After God rescued Israel from slavery in Egypt, His people spent the next eleven months on the other side of the Red Sea at Mount Sinai. Moses went up the mountain to speak with God, and He said to Moses, “This is what you are to say to the descendants of Jacob” (Exodus 19:3 NIV). He was reminding the Israelites that they were part of the promise He had made to Abraham, Isaac, and Jacob for their descendants.
On Mount Sinai, God gave Moses a covenant – a binding agreement – for His people. He promised, “If you obey me fully and keep my covenant, then out of all nations you will be my treasured possession. Although the whole earth is mine, you will be for me a kingdom of priests and a holy nation” (Exodus 19:5-6 NIV).
God didn’t give the Israelites rules to follow so they could become His people; God gave them His commandments because they already were his people. It was like a family relationship with them; parents give rules to their children. God was giving His people guidelines so they could learn to live as His people
This is important to understand, because God wasn’t speaking to everybody. God was only speaking to Israel. These were not our commandments, our rituals, our feasts. This was not our covenant. Some of the commandments seem strange to our modern minds. God gave them 613 rules to keep – rules about how to dress, how to conduct sexual relationships, what you could and could not eat, how to plant your crops, how to parent your children.

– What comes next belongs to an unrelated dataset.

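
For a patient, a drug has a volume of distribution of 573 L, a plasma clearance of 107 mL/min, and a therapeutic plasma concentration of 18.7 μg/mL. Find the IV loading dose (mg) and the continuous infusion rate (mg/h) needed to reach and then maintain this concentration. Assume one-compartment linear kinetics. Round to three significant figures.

LD = Vd · C_target = 573.0 × 18.7 = 10720 mg
CL = 107 mL/min = 107 × 0.06 = 6.420 L/h
Maintenance: replace elimination → rate = CL × Css = 6.420 × 18.7 = 120.1 mg/h

(a) 10700 mg; (b) 120 mg/h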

There were also rules that are hard to wrestle with, like how to treat your slaves properly. God wasn’t condoning slavery, though. He gave the Israelites guidelines to live a life that was more moral than the rest of the people around them. They weren’t perfect rules for a perfect society; they were rules to live better in the society they had. God met His people where they were, but He did not want them to stay where they were.

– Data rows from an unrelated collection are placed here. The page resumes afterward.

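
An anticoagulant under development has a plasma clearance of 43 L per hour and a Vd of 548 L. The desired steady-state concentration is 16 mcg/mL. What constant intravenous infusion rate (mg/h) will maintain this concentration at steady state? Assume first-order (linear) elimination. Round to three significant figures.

688 mg/h

Rate = CL × Css = 43.00 × 16 = 688.0 mg/h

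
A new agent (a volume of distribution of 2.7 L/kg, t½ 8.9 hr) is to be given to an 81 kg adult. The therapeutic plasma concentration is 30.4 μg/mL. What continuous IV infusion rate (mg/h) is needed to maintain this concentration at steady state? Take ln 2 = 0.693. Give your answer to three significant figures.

518 mg/h

Vd(total) = 81 kg × 2.7 L/kg = 218.7 L
CL = ln 2 · Vd / t½ = 0.693 × 218.7 / 8.9 = 17.03 L/h
Infusion rate = CL × Css = 17.03 × 30.4 = 517.7 mg/h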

Here’s the important thing to remember: these laws were not intended to be permanent. God was working on something better and something new.

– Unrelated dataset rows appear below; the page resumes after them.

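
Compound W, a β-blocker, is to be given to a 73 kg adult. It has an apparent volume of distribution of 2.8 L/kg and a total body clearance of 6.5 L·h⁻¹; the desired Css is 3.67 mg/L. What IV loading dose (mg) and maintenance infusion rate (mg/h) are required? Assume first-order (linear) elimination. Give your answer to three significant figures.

Vd = 2.8 L/kg × 73 kg = 204.4 L
LD = Vd · C_target = 204.4 × 3.67 = 750.1 mg
Infusion rate = 6.500 L/h × 3.67 mg/L = 23.86 mg/h

(a) 750 mg; (b) 23.9 mg/h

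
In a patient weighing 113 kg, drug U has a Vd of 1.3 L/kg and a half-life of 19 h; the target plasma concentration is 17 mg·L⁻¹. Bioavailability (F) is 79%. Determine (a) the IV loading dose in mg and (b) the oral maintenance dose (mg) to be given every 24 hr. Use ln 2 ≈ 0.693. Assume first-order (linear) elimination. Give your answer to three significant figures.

(a) 2500 mg; (b) 2770 mg

Total Vd = 1.3 × 113 = 146.9 L
LD = Vd × C = 146.9 × 17 = 2497 mg
CL = 0.693 × Vd / t½ = 0.693 × 146.9 / 19 = 5.358 L/h
D = CL × Css × τ / F = 5.358 × 17 × 24 / 0.79 = 2767 mg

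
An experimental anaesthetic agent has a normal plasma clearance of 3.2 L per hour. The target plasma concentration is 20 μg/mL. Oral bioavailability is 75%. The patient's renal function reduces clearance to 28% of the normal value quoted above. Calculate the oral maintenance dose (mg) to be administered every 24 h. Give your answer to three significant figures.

573 mg

Patient clearance = 0.28 × 3.200 = 0.8960 L/h
At steady state, dose per interval replaces the amount cleared in that interval: F·D/τ = CL·Css.
D = CL × Css × τ / F = 0.8960 × 20 × 24 / 0.75 = 573.4 mg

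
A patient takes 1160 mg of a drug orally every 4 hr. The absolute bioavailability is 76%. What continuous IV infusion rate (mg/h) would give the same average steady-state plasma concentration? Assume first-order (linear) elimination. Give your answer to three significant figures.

Equivalent systemic input: infusion rate = F·D/τ.
Rate = 0.76 × 1160 / 4 = 220.4 mg/h

220 mg/h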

1400 years later, a carpenter from Nazareth was that new thing. Jesus came because it was time for a new covenant. He said, “Do not think that I have come to abolish the Law or the Prophets; I have not come to abolish them but to fulfill them” (Matthew 5:17 NIV). The Mosaic Covenant wasn’t a bad thing that had to be abolished, but it had been a good thing whose purpose was now completed.
Jesus taught this with an illustration, as He often did. Jesus said, “Don’t take an old piece of clothing and combine it with a new piece of clothing, and don’t put new wine in an old wine wineskin.” The old and the new are incompatible. You cannot hold onto both at the same time.
He was rebuking the religious establishment of the day. God had told them since the days of the Old Testament that He would send a Messiah, but they refused to believe that’s who Jesus was. God was doing a new work in their midst, and they refused to embrace it.
When Jesus gave them the wine, he said, “this cup is the new covenant in my blood, which is poured out for you” (Luke 22:20 NIV). Jesus had not stepped onto the pages of history to improve the old. The old garment, the old wineskin – those were Judaism. Jesus was the new garment, the new wineskin, and the two were not compatible. He came to introduce us to something new.
The new covenant Jesus offered had only two commandments: “‘Love the Lord your God with all your heart and with all your soul and with all your mind.’ This is the first and greatest commandment. And the second is like it: ‘Love your neighbor as yourself.’ All the Law and the Prophets hang on these two commandments” (Matthew 22:38-40 NIV). In other words: love God and love people.
This Advent season, be thankful that Jesus came to show us a new and better way. He calls to us, “Come to me, all you who are weary and burdened, and I will give you rest ... For my yoke is easy and my burden is light” (Matthew 11:28-30 NIV).